On November 19, 2015 Erin Cho conducted a workshop for XRCLabs accelerator participants by my notes called “Innovation of Meaning, Design and Brand” in which she started off by pointing out that “Brand Value determines profits: Apple iPhone—58% of price, iPad—48% of price.”
And before being challenged on the iconic stature of the brands she referred to, Ms. Cho pointed out that almost all sunglasses are made by the same company, so that the variability in price is not necessarily due to variability in the cost of materials, a polite way of saying that $400/$800 sunglasses are made by Ray-Ban.
She went on to say that the power of the brand “box/package” is that, while placing emphasis on the visual element, the brand is not just visual presentation (e.g. “the Tiffany blue box does not make the brand, the brand makes the Tiffany blue box”).
The sum of visual identity, history, promise and integrity in an identifiable entity creates a sum of the parts, all ending up in the consumer’s eyes as “what it means to me!”
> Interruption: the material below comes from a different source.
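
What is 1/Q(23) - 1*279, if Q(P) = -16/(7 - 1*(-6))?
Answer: -4477/16 ≈ -279.81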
Building a new brand invokes “meaning.” Innovation understood in the context of the ecosystem is the goal of a brand. “Target” once meant the democratization of luxury. Catalogs once meant democratization of style. Online sales once meant the democratization of price.
Design can be seen as the most important part of the delivery of meaning.
Coming back to Tiffany, Ms. Cho commented that the blue box is not just a nest of space for a product in blue, but Tiffany Blue is a nest of dreams.
She also talked about a brand of tea, for many people barely a commodity, that has created a presentation reinforcing product features and history. Innovative design creates greater ripple effects beyond just visual improvement, according to Ms. Cho.
She pointed out that radical innovation is pushed by technology, while incremental innovation is pulled by the market. “Most innovation fails,” according to Ms. Cho.
From Ms. Cho’s perspective, there is too much focus on attributes, because people do not buy products, but meanings. When meaning and radical innovation come together, this leads to success. The other part of the story—as time ran out—is that the target customer demographics are a part of the success story.
Erin Cho — Profile from Parsons’ website“Innovation is no longer an option in business,” says Erin Cho, associate professor of strategic design and management at Parsons. “Today’s marketplace is fiercely competitive, and companies must invest in creativity to thrive. That opens up career opportunities for those who can bring together diverse perspectives, facilitate collaborations, and come up with effective solutions.”
Combining business and innovation is a familiar practice for Cho. “My background is unique,” she says. “I trained in design and focused on business for my PhD. In my career, I delved into supply chain management, consumer behavior, design management, social enterprise, and brand development. Early on, I understood the value of merging different ideas and perspectives.”
According to Cho, design thinking is fundamentally transforming the way businesses develop solutions. Design thinking is a methodology derived from design industries that is used to creatively solve problems and facilitate innovation. “Every day, companies come up with new, unconventional methods of producing goods and delivering services to satisfy customer demands,” says Cho. “But innovation remains a risky business. Firms often expend significant resources on new projects that fail within three to six months. So we constantly challenge students to figure out the right way to innovate, and that means developing intuition, creativity, empathy, and a sharp business mind.”